Since then, he worked for Manufacturers Hanover, which later merged with Chemical Bank in one of the early large mergers before ending up moving to Asia for JPMorgan, where he spent five years. He has been in Europe for the past three years, and it is a move that fits with his ideas of where things are interesting.
“Europe, from an industry standpoint, represents the most exciting region in the entire world,” he says. “The opportunities — and challenges — that Europe presents for our corporate, and banking, customers is really to re-engineer the whole network. Europe, to my mind, is the place to be right now.”
Europe also represents one of the areas where there are profound changes going on in the relationships between banks as the very large players — Citibank JPMorgan, Deutsche Bank, ABM Amro, HSBC and a select few more — and both their corporate customers and banking relationships.
Groppi uses the analogy of the alliances that have been forged by the airlines, where large international carriers have a range of relationships with smaller regional players under the likes of their Star Alliance and Oneworld schemes. “Major carriers like BA or United or Lufthansa will never have the regional routes systems of the likes of Thai Airlines or Cathy Pacific, but you can tie them together with technology and with marketing,” he says. “Whoever does that successfully has a great advantage in the market.”
It is this space that JP Morgan is in, he says. “We don’t compete with the locals: we’re the bankers’ bank and deal with the top end of the corporates, and we have partner bank structures.” He also says that there is a lot of lip service paid to the concept of partnership banking, but often the substance is different. “People talk about partnerships in a one-sided way: it’s often ‘you give me your money, and now you’re my partner,’” he says. “A partnership should be when you’re serving my customer and I’m serving yours: that way you both have a lot of skin in the game.”
“Our belief is that the local, in-country banks, with the proper partnerships, provide a much more powerful proposition for the short or medium term than any global bank can, because they have the branch network,” he says. “It’s about bolting that local knowledge to the global infrastructure.”
While these alliances are being sorted out, and new forces emerge, there are other aspects of the structure of Europe’s financial services industries that are attractive to anyone looking for change. Not only is consolidation among banks lagging some way behind the US experience, but the fragmented European market that is in part responsible for that, is also reflected in the payments systems and many of the other infrastructure components. Both of which Groppi thinks are about to change. Primarily, he believes that the political and economic infrastructure in Europe is undergoing a major shift towards the development of a single market. This means opportunities for players who are not tied to bricks and mortar.
“We have high-value cross border payments systems in Europe, and we will have a common low-value system, when it will start to resemble the US system, and the differential advantage of geographic placement will no longer be a factor,” he says.

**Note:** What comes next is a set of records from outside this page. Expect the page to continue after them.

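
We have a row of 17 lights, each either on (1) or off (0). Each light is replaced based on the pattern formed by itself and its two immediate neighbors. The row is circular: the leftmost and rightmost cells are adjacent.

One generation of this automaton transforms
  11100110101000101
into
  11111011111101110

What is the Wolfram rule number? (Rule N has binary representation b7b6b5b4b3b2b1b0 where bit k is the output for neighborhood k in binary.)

246

position 0: 111 → 1  (bit 7 = 1)
position 2: 110 → 1  (bit 6 = 1)
position 7: 101 → 1  (bit 5 = 1)
position 3: 100 → 1  (bit 4 = 1)
position 5: 011 → 0  (bit 3 = 0)
position 8: 010 → 1  (bit 2 = 1)
position 4: 001 → 1  (bit 1 = 1)
position 12: 000 → 0  (bit 0 = 0)
bits b7..b0 = 11110110 = 246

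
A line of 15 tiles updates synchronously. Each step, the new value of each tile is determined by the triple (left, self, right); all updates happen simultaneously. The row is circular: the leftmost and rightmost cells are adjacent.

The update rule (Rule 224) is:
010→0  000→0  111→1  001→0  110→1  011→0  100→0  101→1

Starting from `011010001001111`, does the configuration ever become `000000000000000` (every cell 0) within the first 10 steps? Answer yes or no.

101100000000111
110100000000011
111000000000001
111000000000000
011000000000000
001000000000000
000000000000000
all cells are 0 at step 7

yes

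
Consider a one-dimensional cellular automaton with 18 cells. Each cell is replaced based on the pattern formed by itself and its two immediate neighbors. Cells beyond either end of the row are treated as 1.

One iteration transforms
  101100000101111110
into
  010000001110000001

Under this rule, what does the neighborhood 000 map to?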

Similarly, the inefficiencies in the clearing and settlement systems could lead to some very fundamental changes, with non-bank competition hovering at the edges. “Clearly, non-bank competitors are something I think about,” he says. “Given the state of the clearing systems that we have at the moment — we, as an industry, are not world class when you compare and contrast with the retail networks of credit cards and ATMs. Is there a play for another vendor, a non-bank to come in and service that market? That’s one thing we are always looking at.”
But in the end, it’s all about change, and that’s what Groppi says he’s attracted to. “The thing that’s really exciting about this industry is that it never ceases to change, and with change there’s always a lot of opportunity.”